Brent crude lost $18 in three weeks. Japan's April oil imports fell to a 47-year low. And Chevron's CEO is warning that physical shortages will force economies to slow.
The oil market is pricing peace while the physical world is running out of barrels. According to market data, Brent crude traded at $75.20 per barrel on Thursday, down 19% for May—the steepest monthly decline since the pandemic, OilPrice.com reported. Yet the Strait of Hormuz, which normally carries 20% of global oil supply, remains effectively closed after ten weeks. Japan imported just 850,000 barrels per day in April, down 66% year-on-year, according to data from Japan's Ministry of Economy, Trade and Industry. That's the lowest volume since 1979, when record-keeping began.
The disconnect is stark. Traders are betting on a U.S.-Iran ceasefire extension that hasn't been signed. Refiners in Asia are cutting runs because they can't get crude. And the world's largest energy companies are warning that the buffers keeping oil flowing—strategic reserves, commercial inventories, shadow tankers—are nearly exhausted.
Can Diplomacy Outrun Depletion?
Oil prices have tumbled on optimism that Washington and Tehran will agree to a 60-day memorandum of understanding to extend their fragile ceasefire, CNBC reported. President Trump still needs to approve the deal. But even if he does, the physical damage is done. The IEA estimates that cumulative supply losses from Gulf producers already exceed 1 billion barrels, with more than 14 million barrels per day now shut in. Global observed inventories fell by 250 million barrels in March and April alone—a drawdown rate of 4 million barrels per day, according to the IEA's May Oil Market Report.
Chevron CEO Mike Wirth told the Milken Institute on May 4 that "we will start to see physical shortages," adding that "economies are going to have to slow" as demand adjusts to constrained supply. Wirth compared the disruption to the 1970s oil shocks, Reuters reported. Asia will be hit first, he said, given the region's dependence on Gulf crude and refined products. Europe is next—the continent imports 75% of its jet fuel from the Middle East.
The market isn't listening. ING commodities strategists wrote Friday that "the oil market continues to edge lower amid growing optimism that the US and Iran are moving towards a deal." A reopening of the strait would offer immediate relief, they noted, but cautioned that "the recovery is still uncertain."

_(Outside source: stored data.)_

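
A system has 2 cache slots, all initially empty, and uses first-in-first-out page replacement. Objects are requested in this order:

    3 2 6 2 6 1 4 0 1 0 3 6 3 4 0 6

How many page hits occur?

3: fault, frames [3]
2: fault, frames [3, 2]
6: fault, evict 3, frames [2, 6]
2: hit
6: hit
1: fault, evict 2, frames [6, 1]
4: fault, evict 6, frames [1, 4]
0: fault, evict 1, frames [4, 0]
1: fault, evict 4, frames [0, 1]
0: hit
3: fault, evict 0, frames [1, 3]
6: fault, evict 1, frames [3, 6]
3: hit
4: fault, evict 3, frames [6, 4]
0: fault, evict 6, frames [4, 0]
6: fault, evict 4, frames [0, 6]
Hits: 4.

4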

What's Keeping the Lights On?
Three things have prevented a full-blown crisis so far: inventory drawdowns, alternative supply, and demand destruction. None of them lasts forever.
Japan's experience illustrates the strain. The country's crude imports from the Middle East plunged 67.2% in April compared to the same month in 2025, reaching 3.843 million kiloliters—the lowest since 1979, according to provisional trade data from Japan's Finance Ministry. LNG imports from the region dropped 76.1% as the closed strait trapped about 20% of daily global LNG flows, particularly from Qatar and the UAE. Japan has scrambled to secure alternatives: it received its first U.S. crude shipment in late April and is sourcing oil from Kazakhstan, Azerbaijan, and Latin America. But the 910,000-barrel U.S. cargo represents less than one day of Japan's national consumption.
India has fared better, thanks to years of diversification. As of March 2026, India imports crude from around 40 countries, with approximately 70% of crude now routed through alternative maritime routes that bypass Hormuz, according to India Briefing. India's crude imports still fell 760,000 barrels per day from February to April, the IEA reported, as refiners cut runs amid high prices and constrained feedstock availability.
Saudi Arabia, meanwhile, is cutting prices. The kingdom is expected to lower its official selling price for Arab Light crude to Asia in July by $3 to $8 per barrel from June levels, to a premium of $7.50 to $12.50 over Dubai and Oman benchmarks, according to a Reuters survey of industry sources. That would be the second consecutive major price cut, following a record-high premium of $19.50 in May. The reason: Chinese refiners are running at a loss and have slashed Saudi crude purchases to about 600,000 barrels per day by the end of June, down from 1.6 million barrels per day in February, The National reported.